You may have some money, which you would want to invest and keep it for your old days and your close friends are asking you to put your money in saving bonds but you have no idea what are saving bonds. Saving bonds are an interest-bearing bonds that are issued by the federal government of the United States. Saving bonds are different from other bonds because it is not traded in the securities markets and it is not transferable once purchased. More often than not, these saving bonds are sold at lower than their face value, allowing interest to accrue over a period.
Saving bonds represent government obligations and it is considered as the safest investment in the world, which have a very low risk. Although their rate of return tend to fluctuates depending on the interest rates and inflation data, it is still one of the favorite investment option for people who are afraid of risks.

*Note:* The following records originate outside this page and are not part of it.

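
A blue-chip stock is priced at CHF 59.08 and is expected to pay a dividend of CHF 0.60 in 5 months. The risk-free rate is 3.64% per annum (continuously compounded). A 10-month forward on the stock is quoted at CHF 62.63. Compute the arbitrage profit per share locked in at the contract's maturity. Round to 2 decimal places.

PV(dividends) I = 0.60·e^(−0.0364·5/12) = 0.5910
Fair forward F* = (S − I)·e^(rT) = (59.08 − 0.5910)·e^0.030333 = 58.4890 × 1.030798 = 60.2903
Market CHF 62.63 > fair 60.2903: forward overpriced → cash-and-carry (borrow at r, buy the stock and collect the dividends, short the forward).
Profit at T = |F_mkt − F*| = |62.63 − 60.2903| = CHF 2.34 per share

CHF 2.34 per share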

The saving bonds were created by the United States government in order to finance America involvement in World War I. There are two types of savings bonds that are still available up until today. They are the series EE and series I bonds. The series EE pass a rate of interest that varies periodically. It is calculated as 90% of the average yield on five-year treasury securities for the past six months. Every six months, the average yield of a five-year treasury security will be calculated, if the result comes out to five percent, the new yield on series EE bonds would be 90% of that.

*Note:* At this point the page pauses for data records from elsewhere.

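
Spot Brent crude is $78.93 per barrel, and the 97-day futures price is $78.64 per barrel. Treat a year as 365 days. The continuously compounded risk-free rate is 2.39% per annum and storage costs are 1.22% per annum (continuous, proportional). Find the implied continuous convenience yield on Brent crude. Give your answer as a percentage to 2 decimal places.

F = S·e^((r+u−y)T) ⇒ (r+u−y) = ln(F/S)/T
ln(78.64/78.93) = -0.003681; /T ⇒ -0.013851
y = r + u − ln(F/S)/T = 0.0239 + 0.0122 + 0.013851 = 0.049951
y = 5.00%

5.00%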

Ever since May 2005, the series EE bonds now pay a fixed rate of interest. The series EE bonds can only be purchased by an individual and not by any investment or financial organization. The interests of saving in the bonds will be calculated monthly and it will not be paid until the bond is redeemable, which is the time when the interest becomes taxable.
The series I bonds on the other hand are the more popular bonds that is commonly issued by the government. Their yield fluctuates but it is based partly on inflation rather than interest rates. The other part of interest paid on series I bond is a fixed rate that stay constant over the lifetime of the bond until you redeem the bonds.